Networks will react to the success of Walking Dead by rolling out more horror shows, probably not next season but the season after. I don’t know how well that will work, especially on broadcast. (Again, what you can do for 13 episodes a year you can’t sustain for 22, and I don’t think it would be a good idea for broadcast networks to make fewer episodes. Besides, broadcast networks will still be stuck with the problem of how to find premises that can spin off individual episodic stories, and that aren’t doctor/lawyer/cop.) It’s possible, though, that what audiences are clamouring for is just the sense of something happening, of action, of violence, of genuine threats.

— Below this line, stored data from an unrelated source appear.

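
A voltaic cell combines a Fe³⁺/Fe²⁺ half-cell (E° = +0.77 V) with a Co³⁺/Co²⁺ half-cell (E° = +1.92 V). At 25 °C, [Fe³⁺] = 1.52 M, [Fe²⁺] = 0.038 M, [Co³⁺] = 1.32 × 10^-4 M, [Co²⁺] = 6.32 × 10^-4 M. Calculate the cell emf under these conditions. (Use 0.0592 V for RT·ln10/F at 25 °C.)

1.01 V

The Co³⁺/Co²⁺ couple has the higher reduction potential and acts as the cathode, so E°_cell = +1.92 − (+0.77) = 1.15 V.
Balancing electrons gives n = 1; the reaction quotient is Q = [Fe³⁺]·[Co²⁺]/([Fe²⁺]·[Co³⁺]) = 192.
At 25 °C, E = E° − (0.0592/n) log Q = 1.15 − (0.0592/1)(2.282) = 1.150 − 0.135 = 1.015 V.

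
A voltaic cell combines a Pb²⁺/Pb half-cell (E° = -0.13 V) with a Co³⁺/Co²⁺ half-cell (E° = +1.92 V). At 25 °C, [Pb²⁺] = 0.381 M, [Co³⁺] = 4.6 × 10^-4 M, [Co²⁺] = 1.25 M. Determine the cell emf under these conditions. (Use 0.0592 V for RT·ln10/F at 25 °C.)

The Co³⁺/Co²⁺ couple has the higher reduction potential and acts as the cathode, so E°_cell = +1.92 − (-0.13) = 2.05 V.
Balancing electrons gives n = 2; the reaction quotient is Q = [Pb²⁺]·[Co²⁺]^2/[Co³⁺]^2 = 2.81 × 10^6.
At 25 °C, E = E° − (0.0592/n) log Q = 2.05 − (0.0592/2)(6.449) = 2.050 − 0.191 = 1.859 V.

1.86 V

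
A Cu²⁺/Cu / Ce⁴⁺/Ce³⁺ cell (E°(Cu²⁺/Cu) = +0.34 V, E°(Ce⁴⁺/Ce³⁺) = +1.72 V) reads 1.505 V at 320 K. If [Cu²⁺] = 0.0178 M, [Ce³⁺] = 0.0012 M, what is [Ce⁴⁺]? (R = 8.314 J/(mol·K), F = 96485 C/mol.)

0.015 M

From the Nernst equation, ln Q = nF(E° − E)/RT = 2×96485×(1.38 − 1.505)/(8.314×320) = -9.067, so Q = 1.15 × 10^-4.
With Q = [Cu²⁺]·[Ce³⁺]^2/[Ce⁴⁺]^2 and the known concentrations, [Ce⁴⁺]^2 in the denominator gives [Ce⁴⁺] = 0.015 M.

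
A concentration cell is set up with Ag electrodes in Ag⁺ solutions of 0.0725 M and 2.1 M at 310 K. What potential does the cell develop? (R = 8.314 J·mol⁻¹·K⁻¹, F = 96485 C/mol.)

Both half-cells are Ag⁺/Ag, so E°_cell = 0. The concentrated side is the cathode; the cell reaction moves Ag⁺ from high to low concentration with n = 1.
Q = [Ag⁺]_dilute/[Ag⁺]_conc = 0.0725/2.1 = 0.0345.
E = 0 − (RT/nF) ln Q = −((8.314×310)/(1×96485))(-3.366) = 0.0899 V.

0.090 V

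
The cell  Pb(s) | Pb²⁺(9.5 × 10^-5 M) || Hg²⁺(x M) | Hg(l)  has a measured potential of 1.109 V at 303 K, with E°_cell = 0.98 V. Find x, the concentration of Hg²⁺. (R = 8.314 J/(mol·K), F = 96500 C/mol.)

1.9 M

From the Nernst equation, ln Q = nF(E° − E)/RT = 2×96500×(0.98 − 1.109)/(8.314×303) = -9.883, so Q = 5.1 × 10^-5.
With Q = [Pb²⁺]/[Hg²⁺] and the known concentrations, [Hg²⁺] in the denominator gives [Hg²⁺] = 1.9 M.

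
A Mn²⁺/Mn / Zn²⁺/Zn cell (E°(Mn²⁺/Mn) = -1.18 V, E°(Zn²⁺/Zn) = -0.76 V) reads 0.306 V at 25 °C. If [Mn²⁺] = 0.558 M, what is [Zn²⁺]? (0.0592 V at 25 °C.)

From the Nernst equation, log Q = n(E° − E)/0.0592 = 2(0.42 − 0.306)/0.0592 = 3.851, so Q = 7100.
With Q = [Mn²⁺]/[Zn²⁺] and the known concentrations, [Zn²⁺] in the denominator gives [Zn²⁺] = 7.9 × 10^-5 M.

7.9 × 10^-5 M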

There have been some broadcast shows that have delivered that in the last decade, especially 24 (which you could also argue is one of the definitive turn-of-the-century shows, though it hasn’t spawned as many similar shows), but a lot of drama for the last decade has basically been thematic in nature: why do people kill? What do people want? What are the characters interested in? What is the solution to the mystery? (And murder mysteries are, don’t laugh, partly cerebral in their appeal. Trying to figure out who done it is a mental activity, not so much an emotional one.)

The possibility of seeing spectacular things we haven’t seen before – spectacular violence, spectacular musical numbers, whatever – is a part of the appeal of television drama, and sometimes just as big a part as the stuff we’re all supposed to tune in for. Like the characters: everybody is supposed to watch everything for the characters, but that may not always be the case. If you count Glee as a drama, then part of its appeal is seeing the musical numbers and other set pieces: the thrill of performance, of the moment, is part of what made it successful, more so than character development or plotting. It could be that the next hit drama is the one that is consistently thrilling on a basic emotional or sensual level, and that zombie apocalypses are the logical successor to car chases and cowboy gunfights.

Or it could be that the next hit drama will be a cop show, a family soap, or an anti-heroic crime drama; there’s plenty of life left in the old forms. And of course I’m coming close to the old trick of assuming that the things I like make good commercial sense. (I like a good action sequence in TV; it doesn’t follow that better action sequences will turn TV drama around in the ratings.) Still, I think TV drama is entering into a different era, or at least that when some of the defining shows of the era are gone – the CSIs probably don’t have much longer to go, and Mad Men is closer to the end than the beginning – drama will look different. Maybe it’ll still be mostly about cops and criminals, or maybe it’ll find new subjects. Maybe the next “template” hit is still to come along, or maybe it’s already here and the imitators haven’t arrived yet.